Chroniques

par bertrand bolognesi

Káťa Kabanová | Katia Kabanova
opéra de Leoš Janáček

Opéra national de Lyon
- 2 juin 2005
reprise à Lyon de la Káťa Kabanová (Janáček) de Nikolaus Lehnhof
© onl

Poursuivant le cycle dédié au compositeur tchèque, c'est un destin aussi noir que celui de Jenůfa qu'accomplit Káťa Kabanová dans un milieu plus cruel encore. Si la Kostelnička pêche par trop d'amour, on ne peut pas en dire autant de la Kabanikha, personnage que rien ne saurait racheter. Autoritaire, insensible, moralisatrice, bigote et hypocrite, il semble même que la mort de sa bru ne l'atteigne pas, si ce n'est peut-être pour lui procurer une nouvelle satisfaction, soit garder pour elle seule son grand fils alcoolique. Deux figures fixent ici les frontières à ne pas franchir si l'on veut être admis par la communauté : cette belle-mère tyrannique et le vieux Dikoï, avec lequel elle siffle volontiers la vodka à la tombée de la nuit, avant d'autres jeux cachés, partant que dikoï en russe signifie sauvage et kaban (dont est formé le patronyme Kabanov) désigne le sanglier – c'est dire le raffinement présumé de ce charmant entourage... En russe, parce que nous ne sommes pas ici dans la campagne bohémienne : le musicien lui-même écrivit son livret à partir de la traduction tchèque que Vincenc Červinka réalisait en 1918 de L'Orage, le drame d'Ostrovski.

C'est de très loin que Lothar Kœnigs fait venir l'orchestre ; à la dynamique infernale du drame entendu hier soir [lire notre chronique de la veille] s'oppose aujourd'hui une lancinante mise en condition, laissant s'installer lentement toute la lourdeur du climat. Dans Jenůfa, il y avait urgence : un enfant allait naître et la roue du moulin dictait la marche du temps à l'orchestre. Pour Káťa Kabanová, Leoš Janáček écrivit une musique plus statique, à perte de vue, comme les champs de blé de la plaine russe dont l'inertie relative vient oppresser l'héroïne. S'articulant en six tableaux, l'ouvrage donne un rôle important à la fosse qui assume transitions et intermèdes, avec une fluidité qui fait comme reculer le drame, le chargeant d'autant plus de cette tourmente intime que l'orage final porte à son comble.
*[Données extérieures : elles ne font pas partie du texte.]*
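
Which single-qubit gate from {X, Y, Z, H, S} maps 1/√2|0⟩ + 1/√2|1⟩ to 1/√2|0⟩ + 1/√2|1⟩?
X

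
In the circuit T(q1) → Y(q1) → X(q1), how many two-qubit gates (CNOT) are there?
0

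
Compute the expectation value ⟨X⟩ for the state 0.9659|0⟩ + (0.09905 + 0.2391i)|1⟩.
0.1913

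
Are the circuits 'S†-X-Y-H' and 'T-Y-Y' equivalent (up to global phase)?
No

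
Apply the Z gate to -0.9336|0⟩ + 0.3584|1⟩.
-0.9336|0⟩ - 0.3584|1⟩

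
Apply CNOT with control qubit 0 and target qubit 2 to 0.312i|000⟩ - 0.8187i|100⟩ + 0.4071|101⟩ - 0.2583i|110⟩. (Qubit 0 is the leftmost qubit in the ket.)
0.312i|000⟩ + 0.4071|100⟩ - 0.8187i|101⟩ - 0.2583i|111⟩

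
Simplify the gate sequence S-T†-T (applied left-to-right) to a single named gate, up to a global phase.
S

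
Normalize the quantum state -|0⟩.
-|0⟩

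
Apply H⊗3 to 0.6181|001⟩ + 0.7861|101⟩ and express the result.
0.4965|000⟩ - 0.4965|001⟩ + 0.4965|010⟩ - 0.4965|011⟩ - 0.0594|100⟩ + 0.0594|101⟩ - 0.0594|110⟩ + 0.0594|111⟩

H⊗3 gives amp(|y⟩) = (1/2√2) Σ_x (−1)^(x·y) amp(|x⟩), where x·y is the number of positions in which both x and y have a 1.
|000⟩: (0.6181 + 0.7861)/(2√2) = 0.4965
|001⟩: (-0.6181 - 0.7861)/(2√2) = -0.4965
|010⟩: (0.6181 + 0.7861)/(2√2) = 0.4965
|011⟩: (-0.6181 - 0.7861)/(2√2) = -0.4965
|100⟩: (0.6181 - 0.7861)/(2√2) = -0.0594
|101⟩: (-0.6181 + 0.7861)/(2√2) = 0.0594
|110⟩: (0.6181 - 0.7861)/(2√2) = -0.0594
|111⟩: (-0.6181 + 0.7861)/(2√2) = 0.0594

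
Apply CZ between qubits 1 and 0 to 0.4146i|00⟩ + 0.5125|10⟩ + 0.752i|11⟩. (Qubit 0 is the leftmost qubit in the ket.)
0.4146i|00⟩ + 0.5125|10⟩ - 0.752i|11⟩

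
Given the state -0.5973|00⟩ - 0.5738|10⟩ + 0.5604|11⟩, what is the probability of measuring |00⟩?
0.3568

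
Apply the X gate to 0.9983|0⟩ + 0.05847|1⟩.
0.05847|0⟩ + 0.9983|1⟩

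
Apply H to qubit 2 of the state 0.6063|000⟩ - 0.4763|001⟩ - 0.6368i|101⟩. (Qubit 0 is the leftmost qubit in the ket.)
0.09192|000⟩ + 0.7655|001⟩ - 0.4503i|100⟩ + 0.4503i|101⟩

H on qubit 2 mixes each pair of kets that differ only in qubit 2: amplitudes (a, b) of (|…0…⟩, |…1…⟩) become ((a + b)/√2, (a − b)/√2). Kets absent from the input have amplitude 0.
(|000⟩, |001⟩): (a, b) = (0.6063, -0.4763) → (0.09192, 0.7655)
(|100⟩, |101⟩): (a, b) = (0, -0.6368i) → (-0.4503i, 0.4503i)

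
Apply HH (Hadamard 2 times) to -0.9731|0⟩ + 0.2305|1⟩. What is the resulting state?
-0.9731|0⟩ + 0.2305|1⟩

H² = I, so an even number of Hadamards cancels: H^2 = I and the state is unchanged.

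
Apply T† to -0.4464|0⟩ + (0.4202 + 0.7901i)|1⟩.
-0.4464|0⟩ + (0.8558 + 0.2616i)|1⟩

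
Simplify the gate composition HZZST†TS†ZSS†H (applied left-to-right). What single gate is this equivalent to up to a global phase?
X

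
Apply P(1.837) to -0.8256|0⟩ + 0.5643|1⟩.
-0.8256|0⟩ + (-0.1485 + 0.5444i)|1⟩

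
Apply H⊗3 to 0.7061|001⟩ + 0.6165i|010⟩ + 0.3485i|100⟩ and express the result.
(0.2496 + 0.3412i)|000⟩ + (-0.2496 + 0.3412i)|001⟩ + (0.2496 - 0.09475i)|010⟩ + (-0.2496 - 0.09475i)|011⟩ + (0.2496 + 0.09475i)|100⟩ + (-0.2496 + 0.09475i)|101⟩ + (0.2496 - 0.3412i)|110⟩ + (-0.2496 - 0.3412i)|111⟩

H⊗3 gives amp(|y⟩) = (1/2√2) Σ_x (−1)^(x·y) amp(|x⟩), where x·y is the number of positions in which both x and y have a 1.
|000⟩: (0.7061 + 0.6165i + 0.3485i)/(2√2) = (0.2496 + 0.3412i)
|001⟩: (-0.7061 + 0.6165i + 0.3485i)/(2√2) = (-0.2496 + 0.3412i)
|010⟩: (0.7061 - 0.6165i + 0.3485i)/(2√2) = (0.2496 - 0.09475i)
|011⟩: (-0.7061 - 0.6165i + 0.3485i)/(2√2) = (-0.2496 - 0.09475i)
|100⟩: (0.7061 + 0.6165i - 0.3485i)/(2√2) = (0.2496 + 0.09475i)
|101⟩: (-0.7061 + 0.6165i - 0.3485i)/(2√2) = (-0.2496 + 0.09475i)
|110⟩: (0.7061 - 0.6165i - 0.3485i)/(2√2) = (0.2496 - 0.3412i)
|111⟩: (-0.7061 - 0.6165i - 0.3485i)/(2√2) = (-0.2496 - 0.3412i)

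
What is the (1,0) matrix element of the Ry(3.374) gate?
0.9933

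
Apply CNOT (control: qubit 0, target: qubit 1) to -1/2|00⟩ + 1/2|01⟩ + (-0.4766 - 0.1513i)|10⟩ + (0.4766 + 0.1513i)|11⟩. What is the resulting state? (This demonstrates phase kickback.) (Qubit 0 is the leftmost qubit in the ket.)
-1/2|00⟩ + 1/2|01⟩ + (0.4766 + 0.1513i)|10⟩ + (-0.4766 - 0.1513i)|11⟩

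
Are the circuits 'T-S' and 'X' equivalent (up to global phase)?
No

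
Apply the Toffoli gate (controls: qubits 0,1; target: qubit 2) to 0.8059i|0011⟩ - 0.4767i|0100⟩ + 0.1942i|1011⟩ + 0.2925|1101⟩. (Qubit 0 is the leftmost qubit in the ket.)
0.8059i|0011⟩ - 0.4767i|0100⟩ + 0.1942i|1011⟩ + 0.2925|1111⟩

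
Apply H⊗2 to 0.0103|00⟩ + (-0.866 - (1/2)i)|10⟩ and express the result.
(-0.4279 - 0.25i)|00⟩ + (-0.4279 - 0.25i)|01⟩ + (0.4382 + 0.25i)|10⟩ + (0.4382 + 0.25i)|11⟩

H⊗2 gives amp(|y⟩) = (1/2) Σ_x (−1)^(x·y) amp(|x⟩), where x·y is the number of positions in which both x and y have a 1.
|00⟩: (0.0103 + (-0.866 - (1/2)i))/2 = (-0.4279 - 0.25i)
|01⟩: (0.0103 + (-0.866 - (1/2)i))/2 = (-0.4279 - 0.25i)
|10⟩: (0.0103 - (-0.866 - (1/2)i))/2 = (0.4382 + 0.25i)
|11⟩: (0.0103 - (-0.866 - (1/2)i))/2 = (0.4382 + 0.25i)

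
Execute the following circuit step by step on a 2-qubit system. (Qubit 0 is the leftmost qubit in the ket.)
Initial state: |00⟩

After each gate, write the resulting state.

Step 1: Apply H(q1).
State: 1/√2|00⟩ + 1/√2|01⟩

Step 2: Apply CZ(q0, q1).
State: 1/√2|00⟩ + 1/√2|01⟩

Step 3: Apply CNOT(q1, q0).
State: 1/√2|00⟩ + 1/√2|11⟩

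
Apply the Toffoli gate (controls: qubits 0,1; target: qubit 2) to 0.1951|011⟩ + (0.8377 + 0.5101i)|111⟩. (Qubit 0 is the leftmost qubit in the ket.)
0.1951|011⟩ + (0.8377 + 0.5101i)|110⟩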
L'univers inventé par Nikolaus Lehnhoff pour le Glyndebourne Festival ne laisse aucune chance à Káťa. Avec les couleurs criardes d'une naïveté feinte, comme les leçons de morale d'une belle-mère sensuelle et imbibée, l'immensité jaune de la plaine est nue, l'intérieur rouge de la maison est un véritable repoussoir, la haie verte est taillée par une inflexible discipline, tandis que le noir clocher surplombe de sa silhouette accusatrice les passions intérieures. Dès le lever de rideau, on sait que personne ne s'en échappera. Káťa y trouve pourtant quelques alliés. Varvara, tout d'abord, fille adoptive des Kabanov, libre et critique, qui donne à l'intrigue des allures de tragédie antique – n'est-ce pas là que souvent les confidentes incitent les héroïnes à l'irréparable ? Linda Tuvas offre un timbre d'une rafraîchissante santé à la jeune fille espiègle qu'elle incarne idéalement. Vania ensuite, l'amant de Varvara, seul esprit éclairé parmi les villageois (citons la courte scène du paratonnerre qui l'oppose à Dikoï au troisième acte), avantageusement campé par Timothy Robinson d'une voix très timbrée s'accompagnant d'une présence scénique allant de soi. Boris, enfin ? Non : l'amant n'est qu'un pleutre qui s'échappe après avoir pris son plaisir. David Kuebler propose un personnage crédible, beau-parleur lamentablement soumis à son oncle dont il attend l'héritage. On regrette une certaine fatigue de la voix qui, pour triompher d'aigus impressionnants et parfois agressifs, ne parvient pas à se maintenir dans toute la tessiture. Quant à Tikhon, le mari ? Ce n'est que lorsque les villageois cherchent dans le fleuve le cadavre de Káťa qu'il s'insurge contre sa mère. John Graham-Hall lui prête une voix musclée que la minceur du rôle, en terme d'interventions dans l'œuvre, rend frustrante. Si Jonathan Veira semble mieux distribué en Dikoï qu'en Contremaître (Jenůfa), avec un chant nettement plus stable et une vocalité salutairement simple, cette fois, la surenchère comique à laquelle il croit bon de s'adonner dessert sa prestation. On remarque également Paolo Stupenengo, par ailleurs artiste du Chœur de l'Opéra national de Lyon, dans le très bref Kouliguine qu'il assure d'un timbre ferme et chaleureux.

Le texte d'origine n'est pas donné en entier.